When I Grow Up

AGKJ_135thMamas, don’t let your babies grow up to be cowboys
Don’t let ’em pick guitars and drive them old trucks
Make ’em be doctors and lawyers and such
(Ed Bruce, 1975)

When I was growing up if you asked an elementary school-aged kid what they wanted to be when they grew up, Cowboy was pretty high on the list, at least for boys. Farmer, Doctor or Lawyer? Not so much.

I grew up on a farm so I was exposed to it every day. We rode along with our dads when they checked the fields and at a fairly early age would drive the tractors and trucks putting out cabbage crates or apple boxes ahead of the picking crew or picking up bales of hay or boxes of harvested fruit. As a teenager I didn’t love working but, as my dad explained to me at the time. “You don’t have to work on the farm, but you have to work somewhere.” Given the alternatives, the farm wasn’t so bad and by the time I went to college I had decided that coming back to the family farm was what I wanted to do with my life.

“So where will the next generation of farmers come from?” is a question I find myself asking myself more and more as I approach my 60th birthday. Times are different and even the next generation of Bishop family members didn’t have quite the same exposure to the farm side of the business that my generation did.
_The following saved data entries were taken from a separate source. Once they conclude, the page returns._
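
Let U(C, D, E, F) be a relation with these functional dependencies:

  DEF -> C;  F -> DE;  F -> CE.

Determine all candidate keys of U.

{F}

Attribute F never appears on the right-hand side of any dependency, so F must belong to every candidate key.
{F}⁺ = {C, D, E, F}, which is all of the schema, so {F} is the only candidate key.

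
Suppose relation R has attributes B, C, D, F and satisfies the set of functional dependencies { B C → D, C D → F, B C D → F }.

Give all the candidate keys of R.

{B, C}⁺: BC→D adds D; CD→F adds F → {B, C, D, F}. Minimal: {C}⁺ = {C}; {B}⁺ = {B} — none reach the full schema.

BC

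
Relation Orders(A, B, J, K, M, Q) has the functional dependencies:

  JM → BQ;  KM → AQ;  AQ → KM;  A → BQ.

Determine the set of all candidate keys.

Attribute J never appears on the right-hand side of any dependency, so J must belong to every candidate key.
{J}⁺ = {J}, which is not all of the schema, so we must add further attributes.
{A, J}⁺: A→BQ adds B, Q; AQ→KM adds K, M → {A, B, J, K, M, Q}. Minimal: {J}⁺ = {J}; {A}⁺ = {A, B, K, M, Q} — none reach the full schema.
{J, K, M}⁺: JM→BQ adds B, Q; KM→AQ adds A → {A, B, J, K, M, Q}. Minimal: {K, M}⁺ = {A, B, K, M, Q}; {J, M}⁺ = {B, J, M, Q}; {J, K}⁺ = {J, K} — none reach the full schema.
Any other superkey contains one of these as a subset, so there are no further candidate keys.

AJ; JKM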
I think farming gets a bad rap because a lot of the “entry level” jobs are not glamorous and involve being outdoors in all kinds of weather, but once you get past that, it can be a pretty good career choice. Farmers all over the country are looking for that next generation of farm managers, so there is pretty good upward mobility too. (I am talking about production agriculture. Farms with sustainable business models and the scale of operation to be successful.)

So… Mamas, maybe the time is right to let your babies grow up to be farmers.